Foraging the Seashore
One from the archives! This is a piece I wrote and illustrated for Dorset Life magazine about my love for the Jurassic Coast and the edible food you can forage along the shore. Seaweed is a great food to forage all year round, as most edible species aren’t as dependent on the changing seasons as their above-land counterparts. Most seaweed is also rich in iron, which is a great health boost for the darker months.
Note: Although I have written about Dorset in this piece, all of these species are widely-found across most British shores and many northern European ones.
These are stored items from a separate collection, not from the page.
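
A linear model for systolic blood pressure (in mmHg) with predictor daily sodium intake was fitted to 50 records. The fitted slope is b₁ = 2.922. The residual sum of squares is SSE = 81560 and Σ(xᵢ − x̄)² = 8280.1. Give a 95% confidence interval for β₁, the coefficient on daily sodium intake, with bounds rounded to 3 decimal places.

MSE = SSE/(n − 2) = 81560/48 = 1699.17.
SE(b₁) = √(MSE/Sₓₓ) = √(1699.17/8280.1) = 0.453002.
df = n − 2 = 48.
t* = t_{0.025, 48} = 2.010635.
Margin = t* × SE = 2.010635 × 0.453002 = 0.91082.
CI: 2.922 ± 0.91082 → (2.011, 3.833).
With 95% confidence, each one-unit increase in daily sodium intake is associated with a change of between 2.011 and 3.833 mmHg in systolic blood pressure.

(2.011, 3.833)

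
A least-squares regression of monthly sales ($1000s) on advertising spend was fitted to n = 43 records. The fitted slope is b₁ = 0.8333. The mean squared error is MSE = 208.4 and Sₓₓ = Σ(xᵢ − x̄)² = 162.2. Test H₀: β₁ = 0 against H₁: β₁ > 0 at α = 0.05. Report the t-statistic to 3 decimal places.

t = 0.735

SE(b₁) = √(MSE/Sₓₓ) = √(208.4/162.2) = 1.1335.
t = 0.8333 / 1.1335 = 0.735.
df = n − 2 = 41.
One-sided p ≈ 0.2332, which is ≥ 0.05, so fail to reject H₀.
The data do not give significant evidence that the true slope on advertising spend is positive.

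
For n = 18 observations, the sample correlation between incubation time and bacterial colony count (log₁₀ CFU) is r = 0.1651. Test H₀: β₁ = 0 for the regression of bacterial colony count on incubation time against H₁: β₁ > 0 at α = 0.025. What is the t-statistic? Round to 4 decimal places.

t = r·√(n − 2)/√(1 − r²) = 0.1651·√16/√0.972742 = 0.6696.
df = n − 2 = 16.
One-sided p ≈ 0.2563, which is ≥ 0.025, so fail to reject H₀.
The data do not give significant evidence of a linear association between incubation time and bacterial colony count.

t = 0.6696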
It’s a rare thing to be able to watch the past unfolding in front of your eyes, but that’s what happens every time I visit the salty shores of Lyme Regis. Sunlight pours over chip shops and cobbled streets as the sea washes slabs of limestone and dark, soft shale, causing the towering cliffs to crumble, one piece at a time, back into the ocean. To come here is to gaze in wonder at layers of ancient life immortalised in sediment and rock, calcified ammonites, crinoids, marine reptiles and dinosaur remains dating back almost 200 million years. Every fallen rock reveals a new slice of the past, exposing another fossilised creature frozen in time, who last felt the warmth of sunshine when the dinosaurs walked the earth. How many more fossils are buried within these cliffs? How many people have walked these beaches and found them - not just archaeologists, but our own human ancestors who evolved just six million years ago?